Régime des plus-values mobilières. Le champ d’application du PFU s’étend jusqu’aux plus-values de cessions de titres qui étaient depuis 2013 soumises à la barémisation de l’impôt sur le revenu après abattement pour durée de détention. Depuis, les gains réalisés sur des titres acquis après le 1er janvier 2018 sont imposés de plein droit au taux de 12,8 %, auquel s’ajoutent les prélèvements sociaux, sans bénéficier des anciens abattements proportionnels. Lorsqu’il est fait application du PFU, seuls sont imputables sur le montant de la plus-value brute les pertes et le nouvel abattement fixe de 500.000 euros bénéficiant aux dirigeants qui partent à la retraite. La plus-value peut également être imposée sur option au barème progressif, seulement les titres acquis à compter de 2018 et soumis au barème ne profitent pas des abattements de l'ancien régime.

Titres acquis avant le 1er janvier 2018. Ces titres bénéficient d’un régime dérogatoire. Si la plus-value qui en résulte est soumise à la flat tax de 30 %, aucun abattement proportionnel pour durée de détention n’est possible. En revanche l’abattement de droit commun et l’abattement renforcé pour les PME de moins de dix ans sont applicables lorsque le contribuable opte pour le barème progressif. A noter que l’abattement prévu pour les cessions intrafamiliales et l’abattement proportionnel bénéficiant aux dirigeants partant à la retraite sont supprimés même en cas d’option pour le barème progressif.

Création d’un nouvel abattement. Un nouveau régime de faveur est créé pour les dirigeants partant à la retraite.
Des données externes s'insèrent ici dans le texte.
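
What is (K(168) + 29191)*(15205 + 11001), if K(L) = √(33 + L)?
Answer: 764979346 + 26206*√201 ≈ 7.6535e+8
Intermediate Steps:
(K(168) + 29191)*(15205 + 11001) = (√(33 + 168) + 29191)*(15205 + 11001) = (√201 + 29191)*26206 = (29191 + √201)*26206 = 764979346 + 26206*√201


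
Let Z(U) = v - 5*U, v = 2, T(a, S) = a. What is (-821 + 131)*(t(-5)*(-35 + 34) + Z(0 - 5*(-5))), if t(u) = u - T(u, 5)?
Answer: 84870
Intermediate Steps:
t(u) = 0 (t(u) = u - u = 0)
Z(U) = 2 - 5*U
(-821 + 131)*(t(-5)*(-35 + 34) + Z(0 - 5*(-5))) = (-821 + 131)*(0*(-35 + 34) + (2 - 5*(0 - 5*(-5)))) = -690*(0*(-1) + (2 - 5*(0 + 25))) = -690*(0 + (2 - 5*25)) = -690*(0 + (2 - 125)) = -690*(0 - 123) = -690*(-123) = 84870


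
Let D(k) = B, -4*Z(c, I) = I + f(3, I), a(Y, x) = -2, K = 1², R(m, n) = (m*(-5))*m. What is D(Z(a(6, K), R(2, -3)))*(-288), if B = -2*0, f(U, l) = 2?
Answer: 0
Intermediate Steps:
R(m, n) = -5*m² (R(m, n) = (-5*m)*m = -5*m²)
K = 1
B = 0
Z(c, I) = -½ - I/4 (Z(c, I) = -(I + 2)/4 = -(2 + I)/4 = -½ - I/4)
D(k) = 0
D(Z(a(6, K), R(2, -3)))*(-288) = 0*(-288) = 0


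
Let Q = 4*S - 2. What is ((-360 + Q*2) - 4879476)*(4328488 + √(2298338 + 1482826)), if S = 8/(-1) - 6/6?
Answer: -21122640533056 - 9759824*√945291 ≈ -2.1132e+13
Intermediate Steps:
S = -9 (S = 8*(-1) - 6*⅙ = -8 - 1 = -9)
Q = -38 (Q = 4*(-9) - 2 = -36 - 2 = -38)
((-360 + Q*2) - 4879476)*(4328488 + √(2298338 + 1482826)) = ((-360 - 38*2) - 4879476)*(4328488 + √(2298338 + 1482826)) = ((-360 - 76) - 4879476)*(4328488 + √3781164) = (-436 - 4879476)*(4328488 + 2*√945291) = -4879912*(4328488 + 2*√945291) = -21122640533056 - 9759824*√945291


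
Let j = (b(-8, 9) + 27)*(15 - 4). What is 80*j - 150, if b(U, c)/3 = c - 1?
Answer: 44730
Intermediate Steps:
b(U, c) = -3 + 3*c (b(U, c) = 3*(c - 1) = 3*(-1 + c) = -3 + 3*c)
j = 561 (j = ((-3 + 3*9) + 27)*(15 - 4) = ((-3 + 27) + 27)*11 = (24 + 27)*11 = 51*11 = 561)
80*j - 150 = 80*561 - 150 = 44880 - 150 = 44730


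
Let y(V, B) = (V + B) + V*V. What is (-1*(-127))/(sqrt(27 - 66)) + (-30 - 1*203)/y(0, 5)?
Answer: -233/5 - 127*I*sqrt(39)/39 ≈ -46.6 - 20.336*I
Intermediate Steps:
y(V, B) = B + V + V**2 (y(V, B) = (B + V) + V**2 = B + V + V**2)
(-1*(-127))/(sqrt(27 - 66)) + (-30 - 1*203)/y(0, 5) = (-1*(-127))/(sqrt(27 - 66)) + (-30 - 1*203)/(5 + 0 + 0**2) = 127/(sqrt(-39)) + (-30 - 203)/(5 + 0 + 0) = 127/((I*sqrt(39))) - 233/5 = 127*(-I*sqrt(39)/39) - 233*1/5 = -127*I*sqrt(39)/39 - 233/5 = -233/5 - 127*I*sqrt(39)/39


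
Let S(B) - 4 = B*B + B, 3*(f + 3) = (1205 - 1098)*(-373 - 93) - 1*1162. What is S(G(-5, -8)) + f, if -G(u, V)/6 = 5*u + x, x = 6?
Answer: -3897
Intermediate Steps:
G(u, V) = -36 - 30*u (G(u, V) = -6*(5*u + 6) = -6*(6 + 5*u) = -36 - 30*u)
f = -17011 (f = -3 + ((1205 - 1098)*(-373 - 93) - 1*1162)/3 = -3 + (107*(-466) - 1162)/3 = -3 + (-49862 - 1162)/3 = -3 + (⅓)*(-51024) = -3 - 17008 = -17011)
S(B) = 4 + B + B² (S(B) = 4 + (B*B + B) = 4 + (B² + B) = 4 + (B + B²) = 4 + B + B²)
S(G(-5, -8)) + f = (4 + (-36 - 30*(-5)) + (-36 - 30*(-5))²) - 17011 = (4 + (-36 + 150) + (-36 + 150)²) - 17011 = (4 + 114 + 114²) - 17011 = (4 + 114 + 12996) - 17011 = 13114 - 17011 = -3897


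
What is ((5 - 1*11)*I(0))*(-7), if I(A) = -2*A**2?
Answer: 0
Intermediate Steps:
((5 - 1*11)*I(0))*(-7) = ((5 - 1*11)*(-2*0**2))*(-7) = ((5 - 11)*(-2*0))*(-7) = -6*0*(-7) = 0*(-7) = 0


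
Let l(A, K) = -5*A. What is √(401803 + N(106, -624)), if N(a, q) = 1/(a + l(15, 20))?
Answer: √386132714/31 ≈ 633.88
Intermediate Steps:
N(a, q) = 1/(-75 + a) (N(a, q) = 1/(a - 5*15) = 1/(a - 75) = 1/(-75 + a))
√(401803 + N(106, -624)) = √(401803 + 1/(-75 + 106)) = √(401803 + 1/31) = √(12455894/31) = √386132714/31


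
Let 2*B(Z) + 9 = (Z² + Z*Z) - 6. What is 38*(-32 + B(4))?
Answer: -893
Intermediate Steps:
B(Z) = -15/2 + Z² (B(Z) = -9/2 + ((Z² + Z*Z) - 6)/2 = -9/2 + ((Z² + Z²) - 6)/2 = -9/2 + (2*Z² - 6)/2 = -9/2 + (-6 + 2*Z²)/2 = -9/2 + (-3 + Z²) = -15/2 + Z²)
38*(-32 + B(4)) = 38*(-32 + (-15/2 + 4²)) = 38*(-32 + (-15/2 + 16)) = 38*(-32 + 17/2) = 38*(-47/2) = -893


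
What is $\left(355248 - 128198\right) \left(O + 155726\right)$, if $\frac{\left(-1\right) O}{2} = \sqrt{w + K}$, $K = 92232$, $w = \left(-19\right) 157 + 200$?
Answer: $35357588300 - 454100 \sqrt{89449} \approx 3.5222 \cdot 10^{10}$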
Les chefs d’entreprise qui cèdent leurs titres entre le 1er janvier 2018 et le 31 décembre 2022 bénéficient d’un nouvel abattement fixe de 500.000 euros, que leur plus-value soit imposée au barème progressif ou au PFU. Aucun abattement proportionnel n’est prévu.
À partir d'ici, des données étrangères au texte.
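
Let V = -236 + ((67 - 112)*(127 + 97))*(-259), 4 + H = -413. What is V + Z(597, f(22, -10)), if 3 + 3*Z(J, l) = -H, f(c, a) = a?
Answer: 2610622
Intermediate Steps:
H = -417 (H = -4 - 413 = -417)
Z(J, l) = 138 (Z(J, l) = -1 + (-1*(-417))/3 = -1 + (⅓)*417 = -1 + 139 = 138)
V = 2610484 (V = -236 - 45*224*(-259) = -236 - 10080*(-259) = -236 + 2610720 = 2610484)
V + Z(597, f(22, -10)) = 2610484 + 138 = 2610622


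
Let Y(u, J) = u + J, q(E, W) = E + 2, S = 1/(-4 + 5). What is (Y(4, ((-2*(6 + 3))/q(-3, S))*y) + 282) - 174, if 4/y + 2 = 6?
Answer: 130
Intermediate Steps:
y = 1 (y = 4/(-2 + 6) = 4/4 = 4*(¼) = 1)
S = 1 (S = 1/1 = 1)
q(E, W) = 2 + E
Y(u, J) = J + u
(Y(4, ((-2*(6 + 3))/q(-3, S))*y) + 282) - 174 = ((((-2*(6 + 3))/(2 - 3))*1 + 4) + 282) - 174 = (((-2*9/(-1))*1 + 4) + 282) - 174 = ((-18*(-1)*1 + 4) + 282) - 174 = ((18*1 + 4) + 282) - 174 = ((18 + 4) + 282) - 174 = (22 + 282) - 174 = 304 - 174 = 130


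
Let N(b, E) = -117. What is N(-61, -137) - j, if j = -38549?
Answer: 38432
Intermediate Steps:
N(-61, -137) - j = -117 - 1*(-38549) = -117 + 38549 = 38432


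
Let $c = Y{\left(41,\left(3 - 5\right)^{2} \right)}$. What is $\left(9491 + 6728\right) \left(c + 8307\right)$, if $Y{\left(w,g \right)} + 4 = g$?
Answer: $134731233$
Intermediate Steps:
$Y{\left(w,g \right)} = -4 + g$
$c = 0$ ($c = -4 + \left(3 - 5\right)^{2} = -4 + \left(-2\right)^{2} = -4 + 4 = 0$)
$\left(9491 + 6728\right) \left(c + 8307\right) = \left(9491 + 6728\right) \left(0 + 8307\right) = 16219 \cdot 8307 = 134731233$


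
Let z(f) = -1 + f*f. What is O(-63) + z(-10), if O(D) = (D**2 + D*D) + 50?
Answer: 8087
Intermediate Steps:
O(D) = 50 + 2*D**2 (O(D) = (D**2 + D**2) + 50 = 2*D**2 + 50 = 50 + 2*D**2)
z(f) = -1 + f**2
O(-63) + z(-10) = (50 + 2*(-63)**2) + (-1 + (-10)**2) = (50 + 2*3969) + (-1 + 100) = (50 + 7938) + 99 = 7988 + 99 = 8087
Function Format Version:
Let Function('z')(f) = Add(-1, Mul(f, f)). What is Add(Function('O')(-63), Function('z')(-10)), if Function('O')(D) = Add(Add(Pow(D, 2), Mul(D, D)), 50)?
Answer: 8087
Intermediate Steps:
Function('O')(D) = Add(50, Mul(2, Pow(D, 2))) (Function('O')(D) = Add(Add(Pow(D, 2), Pow(D, 2)), 50) = Add(Mul(2, Pow(D, 2)), 50) = Add(50, Mul(2, Pow(D, 2))))
Function('z')(f) = Add(-1, Pow(f, 2))
Add(Function('O')(-63), Function('z')(-10)) = Add(Add(50, Mul(2, Pow(-63, 2))), Add(-1, Pow(-10, 2))) = Add(Add(50, Mul(2, 3969)), Add(-1, 100)) = Add(Add(50, 7938), 99) = Add(7988, 99) = 8087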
Une remise en cause des taux historiques occultée par les débats autour de l’augmentation de la CSG

Augmentation de la CSG (art. 8 LFSS 2018).  Le relèvement de 1,7 point est effectif depuis le 1er janvier conduisant à une hausse du taux global des prélèvements sociaux sur les revenus du patrimoine et les produits de placement (3). Pour les revenus du patrimoine, la hausse de taux entre en vigueur à raison des rôles émis à compter du 1er janvier 2018 ; pour les produits de placement, elle s’applique aux faits générateurs intervenant à compter de cette date. Les revenus du patrimoine 2017 pour lesquels les prélèvements sociaux seront déclarés et recouvrés par voie de rôle en 2018 – et non pas prélevés à la source – subiront rétroactivement la hausse de la CSG. Par amendement, le Sénat souhaitait partiellement neutraliser l’effet de cette « petite rétroactivité », en réservant le nouveau taux de 17,2 % aux seuls revenus perçus à compter du 11 octobre 2017 ; date de la délibération du projet de loi de financement de la Sécurité sociale en Conseil des ministres. Un amendement que l’Assemblée a rejeté avec l’aval de la commission des Affaires sociales et du gouvernement.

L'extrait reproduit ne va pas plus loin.